Abstract

ABSTRACTAlthough grounded in different philosophical traditions, Alexander Nehamas and Hans-Georg Gadamer each return to Plato's idea of the beautiful, to kalon, in order to reclaim the relevance of beauty for our understanding of art today. Their appeal to Plato challenges the reign of aesthetics that both see inaugurated by Kant's aesthetic theory. Nehamas criticizes the Kantian notion of “disinterest” as a “pleasure bereft of desire” in order to reassert the passionate longing that draws us toward art. Gadamer criticizes Kant's analysis for the way it divides the aesthetic from the cognitive, thereby alienating art and beauty from any claim to knowledge or truth. So Nehamas emphasizes the import of Platonic erōs to a phenomenological account of our experience of beauty. Love, so understood, elides any easy distinction between the sensual and spiritual, between the desire to possess and the passion to know—just as beauty cannot be captured in distinctions between what is and what appears.
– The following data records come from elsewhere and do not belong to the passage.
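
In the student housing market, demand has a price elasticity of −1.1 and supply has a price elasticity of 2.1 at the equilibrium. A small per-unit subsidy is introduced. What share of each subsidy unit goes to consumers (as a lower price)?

Consumer share = 0.65625

For a small subsidy around the equilibrium, the benefit split depends on the relative slopes, which at a point are proportional to the elasticities.
Buyer share = εs/(εs + |εd|) = 2.1/(2.1 + 1.1) = 0.65625; seller share = |εd|/(εs + |εd|) = 0.34375.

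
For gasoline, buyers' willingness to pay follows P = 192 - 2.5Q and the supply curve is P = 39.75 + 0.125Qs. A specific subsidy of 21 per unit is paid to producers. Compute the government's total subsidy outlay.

Pre-subsidy: 192 - 2.5Q = 39.75 + 0.125Q gives Q* = 58 and P* = 47.
With the subsidy, sellers receive Ps = Pb + 21 for each unit, where Pb is the price buyers pay.
On the curves, Pb = 192 - 2.5Q and Ps = 39.75 + 0.125Q; the wedge Ps − Pb = 21 gives 39.75 + 0.125Q − (192 - 2.5Q) = 21, so Q' = 66.
Then Pb = 192 − 2.5·66 = 27 and Ps = 39.75 + 0.125·66 = 48.
Government outlay = subsidy × quantity = 21 × 66 = 1386.

Government cost = 1386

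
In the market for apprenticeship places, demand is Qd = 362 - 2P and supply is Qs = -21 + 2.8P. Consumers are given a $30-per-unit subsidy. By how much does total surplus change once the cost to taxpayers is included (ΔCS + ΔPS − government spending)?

Pre-subsidy: 362 - 2P = -21 + 2.8P gives P* = 1915/24, Q* = 2429/12.
With the rebate, buyers effectively pay Pb = Ps − 30, where Ps is the price sellers receive.
Demand in terms of Ps becomes Qd = 362 − 2(Ps − 30) = 422 - 2Ps. Setting this equal to supply: 422 - 2Ps = -21 + 2.8Ps, so Ps = 2215/24.
Buyers pay Pb = 2215/24 − 30 = 1495/24; Q' = -21 + 2.8·(2215/24) = 2849/12.
ΔCS = ½(2429/12 + 2849/12)(1915/24 − 1495/24) = 92365/24; ΔPS = ½(2429/12 + 2849/12)(2215/24 − 1915/24) = 65975/24.
Government spending = 30 × 2849/12 = 7122.5.
Net change = 92365/24 + 65975/24 − 7122.5 = -525. The loss equals the DWL triangle ½·30·35.

Net change in total surplus = -$525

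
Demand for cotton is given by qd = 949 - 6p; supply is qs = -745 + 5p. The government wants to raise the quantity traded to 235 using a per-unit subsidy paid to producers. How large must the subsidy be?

At q = 235, invert demand for the buyer price: pb = (949 − 235)/6 = 119; invert supply for the seller price: ps = (235 − (-745))/5 = 196.
The subsidy must fill the gap: s = ps − pb = 196 − 119 = 77.

Required subsidy s = 77 per unit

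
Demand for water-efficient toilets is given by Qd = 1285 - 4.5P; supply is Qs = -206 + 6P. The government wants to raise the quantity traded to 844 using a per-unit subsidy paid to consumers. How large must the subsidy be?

At Q = 844, invert demand for the buyer price: Pb = (1285 − 844)/4.5 = 98; invert supply for the seller price: Ps = (844 − (-206))/6 = 175.
The subsidy must fill the gap: s = Ps − Pb = 175 − 98 = 77.

Required subsidy s = 77 per unit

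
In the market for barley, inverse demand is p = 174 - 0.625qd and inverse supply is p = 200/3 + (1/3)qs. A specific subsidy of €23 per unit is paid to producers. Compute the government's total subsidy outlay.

Government cost = €3128

Pre-subsidy: 174 - 0.625q = 200/3 + (1/3)q gives q* = 112 and p* = 104.
With the subsidy, sellers receive ps = pb + 23 for each unit, where pb is the price buyers pay.
On the curves, pb = 174 - 0.625q and ps = 200/3 + (1/3)q; the wedge ps − pb = 23 gives 200/3 + (1/3)q − (174 - 0.625q) = 23, so q' = 136.
Then pb = 174 − 0.625·136 = 89 and ps = 200/3 + (1/3)·136 = 112.
Government outlay = subsidy × quantity = 23 × 136 = 3128.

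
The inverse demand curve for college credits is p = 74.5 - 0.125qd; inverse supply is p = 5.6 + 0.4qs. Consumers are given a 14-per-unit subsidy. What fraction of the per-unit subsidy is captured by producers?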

Gadamer draws out precisely the ontological dimension of the beautiful as self-presentation. In so doing he revives the intimacy of beauty and truth, alētheia, as the movement into unconcealment by which something comes forth into its presence. In the end, I suggest appropriating Nehamas's phenomenological analysis of the erotic to Gadamer's ontological understanding of the alethic in order to renew the relation of erōs and kalon into an account that recalls this Platonic legacy for a contemporary hermeneutics of art.